Indian judges may perhaps be classified into three categories – the good, bad and the greedy. Without any shred of doubt, the recently retired Chief Justice of India Sathasivam could be said to fall in the last.
He recently courted controversy when he told the media during his visit to Coimbatore that the verdict in Rajiv killers’ case would be delivered before 25th of April, when he was to retire.
Predictably the DMK patriarch was quick to react. Karunanidhi, who never criticizes judiciary, made a direct attack on Justice Sathasivam. While addressing a public meeting, he said, “With the polling (in the state) scheduled on April 24, many share the fear the comment on a such a sensitive case could have political repercussions, and has triggered an intense debate among the legal fraternity. The consequences of the CJI making such a statement in public should be considered. Taking an appropriate decision on this will protect juridical principles, and will be for the good of all.”
An office-bearer of the TNCC filed a complaint with the Election Commission against the CJI. Nowhere in the history of Indian judiciary, a complaint was filed with the EC against a sitting CJI.
Interestingly Justice Sathasivam has always enjoyed a good relationship with politicians. Grapevine has it that it was at the instance of Jayalalitha that he was appointed to the High Court, back in January 1996. He was transferred to the Punjab & Haryana High Court in April 2007. But within a short span of four months, even without becoming the Chief Justice of any High Court, he was elevated to the Supreme Court directly, thanks to his close relationship with Karunanidhi.
DMK Chief Karunanidhi using his clout with the then CJI K.G.Balakrishan, ensured that Sathasivam reached the SC with time enough to go on to become the CJI too. Sources in legal circles say that Karunanidhi was furious that Sathasivam who owed his position to him had joined hands with his arch rival Jayalaltihaa and gave a teaser about the judgment with a view to helping her in elections. After all it was her government that had chosen to release all the seven serving various terms in the Rajiv assassination case, evoking goodwill among large segments in the state. It was a Sathasivam-led bench that had first commuted the death sentence on three of the accused, and if it was to endorse the state government’s decision to release forthwith all the convicted, and thus at the time of voting, quite possibly the Tamil goodwill could translate into votes in a big way. Hence Karunanidhi’s desperation.

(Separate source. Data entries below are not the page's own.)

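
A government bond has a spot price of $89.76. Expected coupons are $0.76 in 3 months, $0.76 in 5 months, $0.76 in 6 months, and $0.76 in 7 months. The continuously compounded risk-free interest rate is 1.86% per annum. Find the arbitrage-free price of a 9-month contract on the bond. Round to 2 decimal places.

$87.96

PV(coupons) I = 0.76·e^(−0.0186·3/12) + 0.76·e^(−0.0186·5/12) + 0.76·e^(−0.0186·6/12) + 0.76·e^(−0.0186·7/12)
I = 0.7565 + 0.7541 + 0.7530 + 0.7518 = 3.0154
F = (S − I)·e^(rT) = (89.76 − 3.0154) · e^(0.0186·9/12)
= 86.7446 · e^0.013950 = 86.7446 × 1.014048 = $87.96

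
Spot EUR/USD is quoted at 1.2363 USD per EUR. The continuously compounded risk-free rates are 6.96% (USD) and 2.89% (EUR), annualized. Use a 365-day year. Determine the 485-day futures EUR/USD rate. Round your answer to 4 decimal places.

1.3050

F = S·e^((r_USD − r_EUR)T) = 1.2363 · e^((0.0696 − 0.0289) × 485/365)
= 1.2363 · e^0.054081 = 1.2363 × 1.055570
F = 1.3050 USD per EUR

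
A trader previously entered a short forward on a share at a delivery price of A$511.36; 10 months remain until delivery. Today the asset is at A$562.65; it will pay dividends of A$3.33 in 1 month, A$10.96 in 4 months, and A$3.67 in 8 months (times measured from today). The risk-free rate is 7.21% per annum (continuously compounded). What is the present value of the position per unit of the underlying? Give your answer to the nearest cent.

-A$63.60

PV(remaining dividends) I = 3.33·e^(−0.0721·1/12) + 10.96·e^(−0.0721·4/12) + 3.67·e^(−0.0721·8/12) = 17.5076
Current forward F = (S − I)·e^(rT) = (562.65 − 17.5076)·e^(0.0721·10/12) = 545.1424 × 1.061925 = 578.9003
Value (long) = (F − K)·e^(−rT) = (578.9003 − 511.36) × 0.941686 = 63.6018
Short position value = −(long value) = -A$63.60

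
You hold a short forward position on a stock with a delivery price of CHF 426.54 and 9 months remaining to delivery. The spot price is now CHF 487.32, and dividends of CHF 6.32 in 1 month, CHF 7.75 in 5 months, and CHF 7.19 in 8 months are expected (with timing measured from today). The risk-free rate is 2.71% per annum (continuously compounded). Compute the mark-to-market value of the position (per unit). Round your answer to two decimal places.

-CHF 48.33

PV(remaining dividends) I = 6.32·e^(−0.0271·1/12) + 7.75·e^(−0.0271·5/12) + 7.19·e^(−0.0271·8/12) = 21.0300
Current forward F = (S − I)·e^(rT) = (487.32 − 21.0300)·e^(0.0271·9/12) = 466.2900 × 1.020533 = 475.8643
Value (long) = (F − K)·e^(−rT) = (475.8643 − 426.54) × 0.979880 = 48.3319
Short position value = −(long value) = -CHF 48.33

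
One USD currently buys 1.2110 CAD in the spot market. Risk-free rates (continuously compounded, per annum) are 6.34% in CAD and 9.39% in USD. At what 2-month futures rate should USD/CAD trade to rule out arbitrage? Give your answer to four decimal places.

1.2049

F = S·e^((r_CAD − r_USD)T) = 1.2110 · e^((0.0634 − 0.0939) × 2/12)
= 1.2110 · e^-0.005083 = 1.2110 × 0.994930
F = 1.2049 CAD per USD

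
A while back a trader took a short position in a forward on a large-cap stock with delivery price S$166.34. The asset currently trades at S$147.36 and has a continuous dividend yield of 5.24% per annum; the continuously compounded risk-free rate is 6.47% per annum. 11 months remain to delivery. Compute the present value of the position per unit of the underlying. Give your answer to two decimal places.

S$16.31

Current fair forward for the remaining 11 months: F = S·e^((r − q)·T), (r − q) = 0.0647 − 0.0524 = 0.0123
F = 147.36 · e^(0.0123 × 11/12) = 147.36 × 1.011339 = 149.0309
Value of long forward = (F − K)·e^(−rT) = (149.0309 − 166.34) · e^(−0.0647·11/12)
= -17.3091 × 0.942416 = -16.31
Short position value = −(long value) = S$16.31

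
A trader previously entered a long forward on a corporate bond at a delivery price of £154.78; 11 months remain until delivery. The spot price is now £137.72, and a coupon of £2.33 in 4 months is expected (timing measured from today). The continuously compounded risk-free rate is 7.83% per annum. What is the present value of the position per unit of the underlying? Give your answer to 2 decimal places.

-£8.61

PV(remaining coupons) I = 2.33·e^(−0.0783·4/12) = 2.2700
Current forward F = (S − I)·e^(rT) = (137.72 − 2.2700)·e^(0.0783·11/12) = 135.4500 × 1.074414 = 145.5294
Value (long) = (F − K)·e^(−rT) = (145.5294 − 154.78) × 0.930740 = -8.6099
Value = -£8.61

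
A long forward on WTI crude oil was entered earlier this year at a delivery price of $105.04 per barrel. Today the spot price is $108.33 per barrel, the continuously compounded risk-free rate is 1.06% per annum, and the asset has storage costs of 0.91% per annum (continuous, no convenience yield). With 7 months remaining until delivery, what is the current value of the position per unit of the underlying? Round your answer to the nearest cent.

$4.51 per barrel

Current fair forward for the remaining 7 months: F = S·e^((r + u)·T), (r + u) = 0.0106 + 0.0091 = 0.0197
F = 108.33 · e^(0.0197 × 7/12) = 108.33 × 1.011558 = 109.5821
Value of long forward = (F − K)·e^(−rT) = (109.5821 − 105.04) · e^(−0.0106·7/12)
= 4.5421 × 0.993836 = 4.51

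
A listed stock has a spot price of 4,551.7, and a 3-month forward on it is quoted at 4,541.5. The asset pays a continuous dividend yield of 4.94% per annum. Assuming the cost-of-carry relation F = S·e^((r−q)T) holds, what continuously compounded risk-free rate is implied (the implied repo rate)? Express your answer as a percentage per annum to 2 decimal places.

4.04%

From F = S·e^((r−q)T): (r − q) = ln(F/S)/T
ln(4541.5/4551.7) = ln(0.997759) = -0.002244
(r − q) = -0.002244 / (3/12) = -0.008976
r = ln(F/S)/T + q = -0.008976 + 0.0494 = 0.040424
r = 4.04%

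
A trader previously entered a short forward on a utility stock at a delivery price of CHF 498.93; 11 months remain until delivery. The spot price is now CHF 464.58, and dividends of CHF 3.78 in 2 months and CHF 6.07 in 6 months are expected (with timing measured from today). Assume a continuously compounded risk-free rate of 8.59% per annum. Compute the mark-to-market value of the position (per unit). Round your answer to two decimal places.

PV(remaining dividends) I = 3.78·e^(−0.0859·2/12) + 6.07·e^(−0.0859·6/12) = 9.5411
Current forward F = (S − I)·e^(rT) = (464.58 − 9.5411)·e^(0.0859·11/12) = 455.0389 × 1.081925 = 492.3180
Value (long) = (F − K)·e^(−rT) = (492.3180 − 498.93) × 0.924279 = -6.1113
Short position value = −(long value) = CHF 6.11

CHF 6.11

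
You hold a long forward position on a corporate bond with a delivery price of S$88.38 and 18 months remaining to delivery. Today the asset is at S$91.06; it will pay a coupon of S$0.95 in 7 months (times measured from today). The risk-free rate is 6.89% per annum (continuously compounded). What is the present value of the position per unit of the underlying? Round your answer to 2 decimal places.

PV(remaining coupons) I = 0.95·e^(−0.0689·7/12) = 0.9126
Current forward F = (S − I)·e^(rT) = (91.06 − 0.9126)·e^(0.0689·18/12) = 90.1474 × 1.108879 = 99.9626
Value (long) = (F − K)·e^(−rT) = (99.9626 − 88.38) × 0.901811 = 10.4453
Value = S$10.45

S$10.45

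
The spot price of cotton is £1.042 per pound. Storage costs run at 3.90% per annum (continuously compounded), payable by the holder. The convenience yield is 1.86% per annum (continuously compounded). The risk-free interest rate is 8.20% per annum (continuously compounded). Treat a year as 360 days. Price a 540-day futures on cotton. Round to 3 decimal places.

Net carry = r + u − y = 0.0820 + 0.0390 − 0.0186 = 0.1024
F = S·e^((r+u−y)T) = 1.042 · e^(0.1024 × 540/360) = 1.042 · e^0.153600
= 1.042 × 1.166024 = £1.215 per pound

£1.215 per pound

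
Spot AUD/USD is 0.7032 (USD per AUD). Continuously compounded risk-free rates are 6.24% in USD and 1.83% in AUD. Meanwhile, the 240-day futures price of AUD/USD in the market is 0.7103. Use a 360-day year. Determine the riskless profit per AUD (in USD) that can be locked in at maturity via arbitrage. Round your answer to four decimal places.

0.0139 per AUD (in USD)

Fair futures: F* = S·e^(carry·T), with carry = (r_USD − r_AUD) = 0.0624 − 0.0183 = 0.0441
F* = 0.7032 · e^(0.0441 × 240/360) = 0.7032 · e^0.029400 = 0.7032 × 1.029836 = 0.7242
Market 0.7103 < fair 0.7242: forward underpriced → reverse cash-and-carry (short spot, go long the forward).
At maturity, profit = |F_mkt − F*| = |0.7103 − 0.7242| = 0.0139 per AUD (in USD)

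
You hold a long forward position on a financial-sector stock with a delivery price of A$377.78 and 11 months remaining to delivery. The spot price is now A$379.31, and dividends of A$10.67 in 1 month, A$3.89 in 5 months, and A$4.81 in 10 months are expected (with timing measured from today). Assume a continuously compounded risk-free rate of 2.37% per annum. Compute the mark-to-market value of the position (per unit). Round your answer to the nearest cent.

-A$9.57

PV(remaining dividends) I = 10.67·e^(−0.0237·1/12) + 3.89·e^(−0.0237·5/12) + 4.81·e^(−0.0237·10/12) = 19.2167
Current forward F = (S − I)·e^(rT) = (379.31 − 19.2167)·e^(0.0237·11/12) = 360.0933 × 1.021963 = 368.0020
Value (long) = (F − K)·e^(−rT) = (368.0020 − 377.78) × 0.978509 = -9.5679
Value = -A$9.57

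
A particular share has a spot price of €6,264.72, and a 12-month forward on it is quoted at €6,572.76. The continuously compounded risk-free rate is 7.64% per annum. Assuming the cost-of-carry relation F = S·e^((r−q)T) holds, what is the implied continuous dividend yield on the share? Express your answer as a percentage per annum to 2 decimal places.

2.84%

From F = S·e^((r−q)T): (r − q) = ln(F/S)/T
ln(6572.76/6264.72) = ln(1.049171) = 0.048000
(r − q) = 0.048000 / (12/12) = 0.048000
q = r − ln(F/S)/T = 0.0764 − 0.048000 = 0.028400
q = 2.84%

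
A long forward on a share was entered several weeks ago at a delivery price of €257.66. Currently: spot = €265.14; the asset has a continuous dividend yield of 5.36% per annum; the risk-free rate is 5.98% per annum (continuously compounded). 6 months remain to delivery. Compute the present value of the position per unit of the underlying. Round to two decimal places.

Current fair forward for the remaining 6 months: F = S·e^((r − q)·T), (r − q) = 0.0598 − 0.0536 = 0.0062
F = 265.14 · e^(0.0062 × 6/12) = 265.14 × 1.003105 = 265.9633
Value of long forward = (F − K)·e^(−rT) = (265.9633 − 257.66) · e^(−0.0598·6/12)
= 8.3033 × 0.970543 = 8.06

€8.06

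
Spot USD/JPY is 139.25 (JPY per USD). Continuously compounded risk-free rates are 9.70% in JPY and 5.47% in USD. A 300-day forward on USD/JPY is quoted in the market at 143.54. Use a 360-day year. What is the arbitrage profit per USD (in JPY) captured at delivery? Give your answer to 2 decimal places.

Fair forward: F* = S·e^(carry·T), with carry = (r_JPY − r_USD) = 0.0970 − 0.0547 = 0.0423
F* = 139.25 · e^(0.0423 × 300/360) = 139.25 · e^0.035250 = 139.25 × 1.035879 = 144.2462
Market 143.54 < fair 144.2462: forward underpriced → reverse cash-and-carry (short spot, go long the forward).
At maturity, profit = |F_mkt − F*| = |143.54 − 144.2462| = 0.71 per USD (in JPY)

0.71 per USD (in JPY)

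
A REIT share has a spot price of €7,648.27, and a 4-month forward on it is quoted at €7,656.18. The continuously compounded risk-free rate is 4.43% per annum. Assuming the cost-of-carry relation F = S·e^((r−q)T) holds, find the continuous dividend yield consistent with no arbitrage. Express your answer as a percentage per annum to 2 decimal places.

4.12%

From F = S·e^((r−q)T): (r − q) = ln(F/S)/T
ln(7656.18/7648.27) = ln(1.001034) = 0.001033
(r − q) = 0.001033 / (4/12) = 0.003099
q = r − ln(F/S)/T = 0.0443 − 0.003099 = 0.041201
q = 4.12%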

It is pertinent to note that the matter of commutation of Rajiv Killers’ death sentence was transferred out of Madras HC, following a petition in SC that the climate in TN is not conducive to hear the case due to the vitiated atmosphere. In spite of this, Justice Sathasivam chose to publicly comment about the judgement he was about to deliver.
But following Karunanidhi’s outburst, Sathasivam developed cold feet. He referred the matter to a larger Constitutional Bench and also order the stay on the release of the seven would continue. Sources also add that there was pressure from Congress quarters too. Perhaps hoping to bag a coveted post on retirement, Sathasivam yielded.

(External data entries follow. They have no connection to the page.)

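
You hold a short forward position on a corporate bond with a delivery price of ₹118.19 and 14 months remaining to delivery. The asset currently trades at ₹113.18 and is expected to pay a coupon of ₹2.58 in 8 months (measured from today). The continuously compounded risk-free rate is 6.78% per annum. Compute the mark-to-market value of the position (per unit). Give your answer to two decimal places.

PV(remaining coupons) I = 2.58·e^(−0.0678·8/12) = 2.4660
Current forward F = (S − I)·e^(rT) = (113.18 − 2.4660)·e^(0.0678·14/12) = 110.7140 × 1.082313 = 119.8272
Value (long) = (F − K)·e^(−rT) = (119.8272 − 118.19) × 0.923948 = 1.5127
Short position value = −(long value) = -₹1.51

-₹1.51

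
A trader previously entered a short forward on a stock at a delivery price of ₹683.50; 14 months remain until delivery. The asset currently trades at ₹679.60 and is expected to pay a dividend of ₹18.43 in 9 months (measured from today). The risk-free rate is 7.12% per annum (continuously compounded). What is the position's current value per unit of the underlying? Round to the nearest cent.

PV(remaining dividends) I = 18.43·e^(−0.0712·9/12) = 17.4717
Current forward F = (S − I)·e^(rT) = (679.60 − 17.4717)·e^(0.0712·14/12) = 662.1283 × 1.086614 = 719.4779
Value (long) = (F − K)·e^(−rT) = (719.4779 − 683.50) × 0.920290 = 33.1101
Short position value = −(long value) = -₹33.11

-₹33.11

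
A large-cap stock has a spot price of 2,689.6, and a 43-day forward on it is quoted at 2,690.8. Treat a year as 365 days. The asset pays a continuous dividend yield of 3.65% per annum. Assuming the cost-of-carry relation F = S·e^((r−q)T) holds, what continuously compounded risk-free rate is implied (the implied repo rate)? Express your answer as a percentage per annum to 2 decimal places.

From F = S·e^((r−q)T): (r − q) = ln(F/S)/T
ln(2690.8/2689.6) = ln(1.000446) = 0.000446
(r − q) = 0.000446 / (43/365) = 0.003786
r = ln(F/S)/T + q = 0.003786 + 0.0365 = 0.040286
r = 4.03%

4.03%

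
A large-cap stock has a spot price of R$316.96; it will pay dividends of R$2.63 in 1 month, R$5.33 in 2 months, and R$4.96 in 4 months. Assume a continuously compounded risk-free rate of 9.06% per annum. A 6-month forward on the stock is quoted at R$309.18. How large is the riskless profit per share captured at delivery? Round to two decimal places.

R$9.21 per share

PV(dividends) I = 2.63·e^(−0.0906·1/12) + 5.33·e^(−0.0906·2/12) + 4.96·e^(−0.0906·4/12) = 12.6728
Fair forward F* = (S − I)·e^(rT) = (316.96 − 12.6728)·e^0.045300 = 304.2872 × 1.046342 = 318.3885
Market R$309.18 < fair 318.3885: forward underpriced → reverse cash-and-carry (short the stock, invest proceeds at r, pay the dividends, go long the forward).
Profit at T = |F_mkt − F*| = |309.18 − 318.3885| = R$9.21 per share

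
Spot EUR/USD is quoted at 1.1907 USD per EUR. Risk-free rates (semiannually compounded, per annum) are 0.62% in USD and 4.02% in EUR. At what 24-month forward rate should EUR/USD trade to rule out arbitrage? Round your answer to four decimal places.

1.1133

By covered interest parity, F = S · (1+r_USD/2)^(2T) / (1+r_EUR/2)^(2T)
= 1.1907 × 1.012458 / 1.082857 = 1.1907 × 0.934988
F = 1.1133 USD per EUR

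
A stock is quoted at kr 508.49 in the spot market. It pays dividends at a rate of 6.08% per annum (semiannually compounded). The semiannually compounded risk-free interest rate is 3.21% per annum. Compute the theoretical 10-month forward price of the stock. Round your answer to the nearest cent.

F = S · (1+r/2)^(2T) / (1+q/2)^(2T)
= 508.49 × 1.026893 / 1.051178 = 508.49 × 0.976897
F = kr 496.74

kr 496.74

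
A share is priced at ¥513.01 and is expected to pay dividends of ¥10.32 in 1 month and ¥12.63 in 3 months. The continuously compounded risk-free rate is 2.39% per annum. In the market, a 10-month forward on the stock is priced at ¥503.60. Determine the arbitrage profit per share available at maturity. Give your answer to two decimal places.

PV(dividends) I = 10.32·e^(−0.0239·1/12) + 12.63·e^(−0.0239·3/12) = 22.8542
Fair forward F* = (S − I)·e^(rT) = (513.01 − 22.8542)·e^0.019917 = 490.1558 × 1.020117 = 500.0163
Market ¥503.60 > fair 500.0163: forward overpriced → cash-and-carry (borrow at r, buy the stock and collect the dividends, short the forward).
Profit at T = |F_mkt − F*| = |503.60 − 500.0163| = ¥3.58 per share

¥3.58 per share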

But then, to be fair to him, he is not an exception. Closer to their retirement, almost all judges start lobbying for some lucrative posting or other post-retirement. In their anxiety to end up in a tribunal or some commission, the judges go to any length to please the political masters.
In 2012, addressing BJP’s legal cell, former Law Minister Arun Jaitley said, “This clamour for post- retirement jobs is adversely affecting the impartiality of the judiciary of the country, and time has come to put an end to such an unhealthy trend”. He went on to add that when he was Law Minister in the BJP government, he would always be apprehensive when meeting a judge who was on the verge of retirement – for they would in all probability thrust their bio-data in his hands.

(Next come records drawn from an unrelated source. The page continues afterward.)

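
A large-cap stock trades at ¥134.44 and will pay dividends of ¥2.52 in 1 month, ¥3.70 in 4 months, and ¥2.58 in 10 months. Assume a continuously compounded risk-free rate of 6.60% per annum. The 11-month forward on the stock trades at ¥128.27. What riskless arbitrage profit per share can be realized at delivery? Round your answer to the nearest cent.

¥5.45 per share

PV(dividends) I = 2.52·e^(−0.0660·1/12) + 3.70·e^(−0.0660·4/12) + 2.58·e^(−0.0660·10/12) = 8.5676
Fair forward F* = (S − I)·e^(rT) = (134.44 − 8.5676)·e^0.060500 = 125.8724 × 1.062368 = 133.7228
Market ¥128.27 < fair 133.7228: forward underpriced → reverse cash-and-carry (short the stock, invest proceeds at r, pay the dividends, go long the forward).
Profit at T = |F_mkt − F*| = |128.27 − 133.7228| = ¥5.45 per share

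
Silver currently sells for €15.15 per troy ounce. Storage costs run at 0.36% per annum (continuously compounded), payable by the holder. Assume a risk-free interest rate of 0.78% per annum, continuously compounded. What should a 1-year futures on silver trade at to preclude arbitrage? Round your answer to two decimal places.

Net carry = r + u − y = 0.0078 + 0.0036 − 0.0000 = 0.0114
F = S·e^((r+u−y)T) = 15.15 · e^(0.0114 × 1) = 15.15 · e^0.011400
= 15.15 × 1.011465 = €15.32 per troy ounce

€15.32 per troy ounce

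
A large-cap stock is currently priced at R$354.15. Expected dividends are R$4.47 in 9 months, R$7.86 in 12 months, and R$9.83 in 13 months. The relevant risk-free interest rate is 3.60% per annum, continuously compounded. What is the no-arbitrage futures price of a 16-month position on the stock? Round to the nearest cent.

R$349.13

PV(dividends) I = 4.47·e^(−0.0360·9/12) + 7.86·e^(−0.0360·12/12) + 9.83·e^(−0.0360·13/12)
I = 4.3509 + 7.5821 + 9.4540 = 21.3870
F = (S − I)·e^(rT) = (354.15 − 21.3870) · e^(0.0360·16/12)
= 332.7630 · e^0.048000 = 332.7630 × 1.049171 = R$349.13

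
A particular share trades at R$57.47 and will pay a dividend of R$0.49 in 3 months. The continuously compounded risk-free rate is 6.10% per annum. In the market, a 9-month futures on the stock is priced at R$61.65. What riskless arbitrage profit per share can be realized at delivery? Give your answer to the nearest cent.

PV(dividends) I = 0.49·e^(−0.0610·3/12) = 0.4826
Fair futures F* = (S − I)·e^(rT) = (57.47 − 0.4826)·e^0.045750 = 56.9874 × 1.046813 = 59.6552
Market R$61.65 > fair 59.6552: forward overpriced → cash-and-carry (borrow at r, buy the stock and collect the dividends, short the forward).
Profit at T = |F_mkt − F*| = |61.65 − 59.6552| = R$1.99 per share

R$1.99 per share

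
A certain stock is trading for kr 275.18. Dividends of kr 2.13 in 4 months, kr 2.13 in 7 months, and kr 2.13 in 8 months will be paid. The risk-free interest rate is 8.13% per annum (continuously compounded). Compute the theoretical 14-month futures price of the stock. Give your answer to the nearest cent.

kr 295.83

PV(dividends) I = 2.13·e^(−0.0813·4/12) + 2.13·e^(−0.0813·7/12) + 2.13·e^(−0.0813·8/12)
I = 2.0731 + 2.0313 + 2.0176 = 6.1220
F = (S − I)·e^(rT) = (275.18 − 6.1220) · e^(0.0813·14/12)
= 269.0580 · e^0.094850 = 269.0580 × 1.099494 = kr 295.83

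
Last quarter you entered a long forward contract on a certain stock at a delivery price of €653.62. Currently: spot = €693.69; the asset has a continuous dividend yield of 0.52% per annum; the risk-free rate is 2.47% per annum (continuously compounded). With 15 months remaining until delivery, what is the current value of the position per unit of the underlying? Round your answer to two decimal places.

€55.45

Current fair forward for the remaining 15 months: F = S·e^((r − q)·T), (r − q) = 0.0247 − 0.0052 = 0.0195
F = 693.69 · e^(0.0195 × 15/12) = 693.69 × 1.024674 = 710.8061
Value of long forward = (F − K)·e^(−rT) = (710.8061 − 653.62) · e^(−0.0247·15/12)
= 57.1861 × 0.969597 = 55.45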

Endorsing the views of Arun Jaitley, senior advocate Prasant Bushan, while replying to a question, said, “Such an unseemly situation prevails because the power of assigning these post retirement jobs is with the government. The government can patronize judges by giving them jobs when they retire and thus effectively compromises their integrity. But if this selection process is entrusted with an independent body, there should be no problem. For instance, what we have argued in the case of Lokpal is that there could be a selection committee consisting of seven people, out of which only two would be from the political class, those who could have conflict of interest i.e. the Prime Minister and the Leader of Opposition; but the other five would be from outside the political class.”
Most High Court judges enjoy all the fancy paraphernalia that go with their job – from the reverential Lordships during the hearings to the turbaned valet carrying a mace, ‘sh-sh’ing, clearing the path of the Majesty, it is all an almost out-of-the world experience for these otherwise ordinary mortals. And so as retirement stares in their face, they become unsettled. The prospect of joining the ranks of the ‘lesser breed’ is certainly disagreeable, and so they start jockeying for some position or other that could help them retain some semblance of their previous exalted position, not to mention the financial rewards involved.
Justice Jyothimani, while serving in the Madras High Court, was hearing a batch of petitions against Koodankulam nuclear power plant in which the Ministry of Environment and Forests was also a party. Marathon hearings were held for over a month.
And even when the trial was on, Justice Jyothimani, throwing all norms and decency to winds, applied to the Ministry of Environment and Forest for appointment as a member of the Green Tribunal !!!!. . Sources say that the ‘venerable’ judge stayed in Delhi for some time and made some hectic lobbying on his own behalf.
Needless to add he succeeded, while the petitions against the nuclear plant were thrown out by the bench headed by Mr Jyothimani.
Subsequently a PIL was filed challenging the impropriety of His Lordship’s actions, but in vain.
Not all are swayed by considerations of post-retirement needs though. Justice Chandru who retired recently was offered the membership of the Information Technology Tribunal, but he said ‘No.’ Some such offer came the way of Justice Suguna a little later, but she too refused.
Even more impressively, Justice Chitra Venkataraman spurned a chance to become a member of the Company Law Board – a very lucrative position that.
This is why these judges stand tall among their peers and fall into the first category of the good”. The rest are only bad and greedy.
To go back to our very own Sathasivam, it is said he is now eyeing nothing less than the Karnataka Raj Bhavan. Leaving nothing to chance, he is said to have hosted dinners to both Sonia’s political secretary Ahmed Patel and BJP’s Arun Jaitley separately. He is also known to be in touch with AIADMK supremo Jayalalitha, holding out hopes that that he would be in a position to help her out in her assets case at Bengaluru, if only he is made Karnataka Governor.
But then how many masters he can please? Poor man, by failing to deliver a favourable verdict in the Rajiv killers’ case, he might have forfeited Amma’s goodwill. And so he might have to content himself with just his pension benefits.